Looking back, Hannah thought her father and mother had never got on. He was nervy, quick to snap. Any noise or disruption to his routine threw him. She thought perhaps she’d inherited her own intolerance of change from him. He was a chain smoker. Every evening he came home from work, threw down his briefcase and would sit for an hour, sucking on cigarette after cigarette, going through the imagined slights of the day. He felt he was much undervalued at the bank. No one appreciated the work he put in. The only time he was anything like content was in the allotment. Perhaps the physical activity helped him to relax. Perhaps in the mindless routine of digging and weeding he could forget his troubles.
Hannah’s mother didn’t like the idea of the allotment. She pretended it didn’t exist. She had been pretty as a girl and could have had her pick of the lads in the town, the ones who came back after the war. She had chosen Edward Meek over the plumbers and bricklayers because he worked in the bank. He wouldn’t have to get his hands dirty. It put her on a par with other professional wives. Perhaps she imagined dinner parties and coffee mornings, but in fact she was awkward in company and if the invitations had ever come they soon dried up. When Hannah was a child Audrey Meek seemed to have no friends at all.

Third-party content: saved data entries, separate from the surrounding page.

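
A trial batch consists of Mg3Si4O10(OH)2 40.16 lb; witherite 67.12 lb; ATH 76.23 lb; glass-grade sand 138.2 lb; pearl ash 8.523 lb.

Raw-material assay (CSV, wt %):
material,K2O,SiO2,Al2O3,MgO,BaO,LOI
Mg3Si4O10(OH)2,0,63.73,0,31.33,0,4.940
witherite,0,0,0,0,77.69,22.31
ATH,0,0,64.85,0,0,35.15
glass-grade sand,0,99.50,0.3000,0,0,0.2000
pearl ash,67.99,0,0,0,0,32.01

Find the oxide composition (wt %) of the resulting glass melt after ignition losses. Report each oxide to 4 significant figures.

Glass mass = 283.5 lb (batch 330.2 − LOI 46.76).
Composition: K2O 2.044%, SiO2 57.54%, Al2O3 17.59%, MgO 4.439%, BaO 18.40%

Every computation runs at full precision in every operation. Working values are printed, rounded to 4 significant digits, between the steps. Each reported value includes exactly one rounding. All derived quantities (the yield, five oxide percentages, LOI, glass mass, totals) are computed in full float precision using the weight values for 283.5 lb of glass as quoted within either problem or answer.
Per-oxide mass from batch:
  K2O: 8.523·0.6799 = 5.795 lb
  SiO2: 40.16·0.6373 + 138.2·0.9950 = 163.1 lb
  Al2O3: 76.23·0.6485 + 138.2·0.003000 = 49.85 lb
  MgO: 40.16·0.3133 = 12.58 lb
  BaO: 67.12·0.7769 = 52.15 lb
LOI: 40.16·0.04940 + 67.12·0.2231 + 76.23·0.3515 + 138.2·0.002000 + 8.523·0.3201 = 46.76 lb
Glass mass = batch − LOI = 330.2 − 46.76 = 283.5 lb (= the summed oxide contributions)
each wt % is 100 × oxide ÷ glass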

She confided in her daughter, shared her loneliness and her disappointment with her. She had spent her life being disappointed.
At first Hannah thought that this disappointment had been reason enough for her father’s suicide. She supposed he felt responsible for her mother’s unhappiness; he had never been able to live up to her expectations. Then Hannah learned it was much worse than that. By the time of his death he’d progressed to the post of assistant manager, and he’d been stealing. Perhaps he hoped to buy his wife’s approval with little luxuries for the house, but Hannah thought it was more that he felt the bank owed him what he took. It was his way of fighting back. Of course, he wasn’t very good at covering his tracks and he knew he would be caught. He couldn’t face it. But Hannah and her mother had to face it. They had to face the questions from the bank and the police, the prying neighbours, the dreadful sympathy. And Hannah had to come to terms with the fact that her father hadn’t loved her enough to stay alive. He had put her through this embarrassment to save himself the ordeal of it.
Then it was September and time to go back to school. Hannah was dreading it. Her father’s face had been plastered all over the local paper. Even if the teachers were too sensitive to mention the suicide she’d be aware of their curiosity, and some of the kids, at least, would be merciless. Hannah wasn’t popular. She was known as a swat. Rock music was important then. Status was conferred by knowledge of obscure groups and Hannah couldn’t join in those discussions. There wasn’t even a record player in her house and anyway she wasn’t really interested. Over the holidays she’d avoided most of the people from school. She’d seen Sally a couple of times, but only in her home. She’d kept away from the pub and the parties.